Brazil retailer Pão de Açúcar profit surges 70 pct

* Growing market share, cost-cutting help beat forecasts

* Cash and carry stores expanding as Wal-Mart retreats

By Brad Haynes

SAO PAULO, Oct 16 (Reuters) - Grupo Pão de Açúcar , Brazil's biggest retailer, beat analyst forecasts on Wednesday with a 70 percent jump in profit due to robust sales growth and streamlined operations.

Pão de Açúcar reported a third-quarter profit of 357 million reais ($165 million), up 70 percent from a year earlier, according to a securities filing. Excluding non-controlling shareholders, net income rose to 282 million reais, beating an estimate of 241 million reais in a Reuters poll.

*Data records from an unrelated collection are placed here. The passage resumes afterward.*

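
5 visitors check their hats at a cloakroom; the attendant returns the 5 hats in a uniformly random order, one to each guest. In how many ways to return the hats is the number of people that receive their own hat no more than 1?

89

Sum C(5,i)·!(5-i) for i = 0..1:
  i=0: C(5,0)·!5 = 1·44 = 44
  i=1: C(5,1)·!4 = 5·9 = 45
Total = 89.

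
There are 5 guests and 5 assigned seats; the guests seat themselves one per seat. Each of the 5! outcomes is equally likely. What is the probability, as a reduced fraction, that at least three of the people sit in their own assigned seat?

Favorable outcomes: Σ_{i≥3} C(5,i)·!(5-i) = 10·1 + 5·0 + 1·1 = 11.
Total outcomes: 5! = 120.
Probability = 11/120 = 11/120.

11/120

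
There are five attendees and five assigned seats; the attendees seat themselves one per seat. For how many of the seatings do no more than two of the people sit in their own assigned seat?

109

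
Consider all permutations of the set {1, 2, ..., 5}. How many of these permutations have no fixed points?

44

!5 is the nearest integer to 5!/e.
5! = 120, and 120/e ≈ 44.15, so !5 = 44.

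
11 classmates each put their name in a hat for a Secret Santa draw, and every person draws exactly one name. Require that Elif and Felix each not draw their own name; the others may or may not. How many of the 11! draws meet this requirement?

33022080

Inclusion-exclusion on the 2 forbidden self-matches:
Σ_{j=0}^{2} (-1)^j C(2,j)(11-j)!
= C(2,0)·11! - C(2,1)·10! + C(2,2)·9!
= 39916800 - 7257600 + 362880
= 33022080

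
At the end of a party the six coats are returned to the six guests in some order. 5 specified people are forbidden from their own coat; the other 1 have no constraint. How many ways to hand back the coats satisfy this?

Inclusion-exclusion on the 5 forbidden self-matches:
Σ_{j=0}^{5} (-1)^j C(5,j)(6-j)!
= C(5,0)·6! - C(5,1)·5! + C(5,2)·4! - C(5,3)·3! + C(5,4)·2! - C(5,5)·1!
= 720 - 600 + 240 - 60 + 10 - 1
= 309

309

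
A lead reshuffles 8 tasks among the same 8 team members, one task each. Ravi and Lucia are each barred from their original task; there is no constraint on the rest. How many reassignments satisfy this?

30960

Let A_j be the event that the j-th constrained one is fixed. By inclusion-exclusion over the 2 events:
Σ_{j=0}^{2} (-1)^j C(2,j)(8-j)!
= C(2,0)·8! - C(2,1)·7! + C(2,2)·6!
= 40320 - 10080 + 720
= 30960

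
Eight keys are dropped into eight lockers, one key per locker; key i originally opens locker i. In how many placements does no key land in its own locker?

The subfactorial !8 = [8!/e] (nearest integer).
8! = 40320, and 40320/e ≈ 14832.90, so !8 = 14833.

14833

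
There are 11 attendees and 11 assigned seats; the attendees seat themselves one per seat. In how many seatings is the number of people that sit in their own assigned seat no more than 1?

Sum C(11,i)·!(11-i) for i = 0..1:
  i=0: C(11,0)·!11 = 1·14684570 = 14684570
  i=1: C(11,1)·!10 = 11·1334961 = 14684571
Total = 29369141.

29369141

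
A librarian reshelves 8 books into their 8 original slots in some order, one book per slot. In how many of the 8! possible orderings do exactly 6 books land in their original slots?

28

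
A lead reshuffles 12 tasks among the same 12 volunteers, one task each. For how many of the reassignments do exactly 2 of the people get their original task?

Choose which 2 of the 12 are fixed: C(12,2) = 66.
The remaining 10 must be deranged: !10 = 1334961.
Total: 66 × 1334961 = 88107426.

88107426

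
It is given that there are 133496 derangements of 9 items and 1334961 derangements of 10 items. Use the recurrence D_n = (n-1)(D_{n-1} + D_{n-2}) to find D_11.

14684570

D_11 = (11-1)·(D_10 + D_9) = 10·(1334961 + 133496) = 10·1468457 = 14684570.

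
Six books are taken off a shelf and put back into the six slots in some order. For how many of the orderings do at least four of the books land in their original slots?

16

# with exactly i fixed is C(6,i)·!(6-i); sum over i=4..6:
  i=4: C(6,4)·!2 = 15·1 = 15
  i=5: C(6,5)·!1 = 6·0 = 0
  i=6: C(6,6)·!0 = 1·1 = 1
Total = 16.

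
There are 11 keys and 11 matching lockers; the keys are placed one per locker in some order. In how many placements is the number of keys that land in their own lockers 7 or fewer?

39916414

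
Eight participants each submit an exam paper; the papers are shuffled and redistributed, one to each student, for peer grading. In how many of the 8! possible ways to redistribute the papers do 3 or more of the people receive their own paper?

3235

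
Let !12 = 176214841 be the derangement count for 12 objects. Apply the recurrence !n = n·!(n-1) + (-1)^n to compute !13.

!13 = 13·176214841 - 1 = 2290792932.

2290792932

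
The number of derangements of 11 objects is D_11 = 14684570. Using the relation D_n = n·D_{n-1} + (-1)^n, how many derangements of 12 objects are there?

176214841

D_12 = 12·14684570 + 1 = 176214841.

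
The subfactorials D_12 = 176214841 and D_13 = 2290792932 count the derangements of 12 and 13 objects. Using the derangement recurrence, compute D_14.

D_14 = (14-1)·(D_13 + D_12) = 13·(2290792932 + 176214841) = 13·2467007773 = 32071101049.

32071101049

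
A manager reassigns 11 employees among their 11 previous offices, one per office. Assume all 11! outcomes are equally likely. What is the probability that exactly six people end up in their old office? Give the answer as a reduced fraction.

Favorable outcomes: C(11,6)·!5 = 462·44 = 20328.
Total outcomes: 11! = 39916800.
Probability = 20328/39916800 = 11/21600.

11/21600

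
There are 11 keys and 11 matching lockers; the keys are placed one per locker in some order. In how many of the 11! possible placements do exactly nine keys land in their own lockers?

55

Pick the 9 fixed positions: C(11,9) = 55 ways.
The other 2 form a derangement: !2 = 1.
Total: 55 × 1 = 55.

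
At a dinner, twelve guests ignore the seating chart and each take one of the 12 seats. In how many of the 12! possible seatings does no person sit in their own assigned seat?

176214841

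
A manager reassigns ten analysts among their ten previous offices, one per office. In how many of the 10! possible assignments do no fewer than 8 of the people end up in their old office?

46

Sum C(10,i)·!(10-i) for i = 8..10:
  i=8: C(10,8)·!2 = 45·1 = 45
  i=9: C(10,9)·!1 = 10·0 = 0
  i=10: C(10,10)·!0 = 1·1 = 1
Total = 46.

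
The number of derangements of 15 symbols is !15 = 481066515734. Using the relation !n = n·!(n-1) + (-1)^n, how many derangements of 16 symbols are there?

7697064251745

!16 = 16·481066515734 + 1 = 7697064251745.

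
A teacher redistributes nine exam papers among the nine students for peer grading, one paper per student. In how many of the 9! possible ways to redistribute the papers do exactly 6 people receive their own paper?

168

Choose which 6 of the 9 are fixed: C(9,6) = 84.
The other 3 form a derangement: !3 = 2.
Total: 84 × 2 = 168.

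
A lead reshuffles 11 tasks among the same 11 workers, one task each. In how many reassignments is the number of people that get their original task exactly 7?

2970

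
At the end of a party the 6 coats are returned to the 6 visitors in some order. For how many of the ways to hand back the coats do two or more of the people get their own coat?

191

# with exactly i fixed is C(6,i)·!(6-i); sum over i=2..6:
  i=2: C(6,2)·!4 = 15·9 = 135
  i=3: C(6,3)·!3 = 20·2 = 40
  i=4: C(6,4)·!2 = 15·1 = 15
  i=5: C(6,5)·!1 = 6·0 = 0
  i=6: C(6,6)·!0 = 1·1 = 1
Total = 191.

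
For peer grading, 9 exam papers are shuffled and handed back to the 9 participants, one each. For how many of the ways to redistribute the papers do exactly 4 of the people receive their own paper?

5544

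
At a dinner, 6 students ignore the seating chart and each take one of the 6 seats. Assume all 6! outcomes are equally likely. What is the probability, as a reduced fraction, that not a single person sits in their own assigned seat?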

By cutting administrative costs in its supermarket unit and streamlining distribution of its home furnishing business, the retailer was able to boost profit margins even though high inflation has burned rival retailers.

Wal-Mart Stores Inc, the third largest retailer in the country, said on Tuesday it is closing several unprofitable stores in Brazil.

Pão de Açúcar is pressing ahead with growth plans, however, reaffirming on Wednesday that it would invest up to 2 billion reais in 2013 and expand food sales area by over 6 percent.

Net sales grew 15 percent from a year earlier as the group opened new stores, led by the expansion of its Assai cash and carry brand. So far this year Assai opened its first stores in five new states, where it has achieved "better-than-expected sales." The brand is set to open five more stores this year.

The larger role of the cash and carry business as well as the impact of rapidly rising food costs pinched the gross margin of Pão de Açúcar's food business, but the group offset that pressure with more efficient distribution in its appliance unit.

Ongoing consolidation of the merger that formed the appliance and furniture unit, ViaVarejo SA, lifted its operating profit by 55 percent and raised its contribution to net income from one third to one half of the group's total.

The group's earnings before interest, taxes, depreciation and amortization, a gauge of operating profit known as EBITDA, rose 30 percent to 1.036 billion reais, above an average forecast of 960 million.